Poster Presentation Lorne Infection and Immunity 2019

Characterising novel metabolic pathways in Coxiella burnetii, the causative agent of the zoonotic disease Q fever (#137)

Janine Hofmann 1 , Mebratu A Bitew 1 , Miku Kuba 2 , Hayley J Newton 2 , Fiona M Sansom 1
  1. Asia-Pacific Centre for Animal Health, Melbourne Veterinary School, The University of Melbourne, Parkville, VIC, Australia
  2. Department of Microbiology and Immunology at the Peter Doherty Institute for Infection and Immunity, The University of Melbourne, Melbourne, VIC, Australia

The zoonotic pathogen Coxiella burnetii continues to pose a serious global public health concern. C. burnetii replicates inside host cells within a unique vacuole derived from the host phagolysosome, known as the Coxiella-containing vacuole (CCV). In order to cause disease, C. burnetii must not only survive the host defence mechanisms inherent in this vacuole, but also obtain the necessary energy and nutrients to replicate. Investigating the metabolic pathways required by C. burnetii to survive inside the host may identify novel therapeutic targets.

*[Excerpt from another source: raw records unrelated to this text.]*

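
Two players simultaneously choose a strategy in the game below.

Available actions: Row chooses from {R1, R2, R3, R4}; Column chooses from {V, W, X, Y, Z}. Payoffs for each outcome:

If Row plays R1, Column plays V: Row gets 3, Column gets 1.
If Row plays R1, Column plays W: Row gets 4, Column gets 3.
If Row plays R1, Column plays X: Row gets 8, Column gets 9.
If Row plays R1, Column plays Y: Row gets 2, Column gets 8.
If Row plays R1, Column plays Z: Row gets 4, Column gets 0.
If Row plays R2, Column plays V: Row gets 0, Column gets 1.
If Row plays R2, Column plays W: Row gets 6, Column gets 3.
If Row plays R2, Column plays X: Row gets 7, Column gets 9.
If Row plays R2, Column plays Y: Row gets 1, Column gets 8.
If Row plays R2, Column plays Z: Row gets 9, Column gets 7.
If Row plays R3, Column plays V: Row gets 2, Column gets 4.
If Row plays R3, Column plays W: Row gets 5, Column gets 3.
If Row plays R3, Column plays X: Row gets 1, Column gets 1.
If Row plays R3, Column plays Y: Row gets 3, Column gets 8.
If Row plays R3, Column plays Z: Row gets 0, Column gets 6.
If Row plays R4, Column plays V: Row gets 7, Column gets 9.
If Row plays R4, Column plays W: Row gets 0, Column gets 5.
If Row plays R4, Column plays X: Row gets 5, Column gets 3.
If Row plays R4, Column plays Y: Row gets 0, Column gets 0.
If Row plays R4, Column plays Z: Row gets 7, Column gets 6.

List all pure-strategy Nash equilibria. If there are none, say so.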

Recent stable isotope labelling studies by ourselves and others revealed that C. burnetii is capable of synthesising lactate. The C. burnetti genome lacks an annotated lactate dehydrogenase (LDH), implying the presence of an alternative mechanism for synthesizing lactate, which does not involve conversion from pyruvate. Lactic acid bacteria contain malolactic enzymes which convert malate to lactate. Our bioinformatic analysis revealed that CBU_0823, currently annotated as the NAD-dependent malic enzyme, SfcA, possesses 43% identity with the malolactic enzyme of the lactic acid bacterium Oenococcus oeni. As C. burnetii already possesses a putative malate dehydrogenase, MDH (CBU_1241), SfcA may function as a malolactic enzyme in C. burnetii, converting malate generated from the TCA cycle into lactate. Alternatively, the annotated MDH may perform a dual function and also possess LDH activity, as some MDH enzymes also have LDH activity.

We have successfully expressed and purified recombinant CBU_0823 and CBU_1241 as 6xHis N-terminal fusion and GST N-terminal fusion proteins respectively. Current work is focused on characterising the in vitro activity of these recombinant proteins, to identify if either is responsible for the observed lactate production. Future work will also aim to examine if this novel pathway is important for C. burnetii replication inside cells.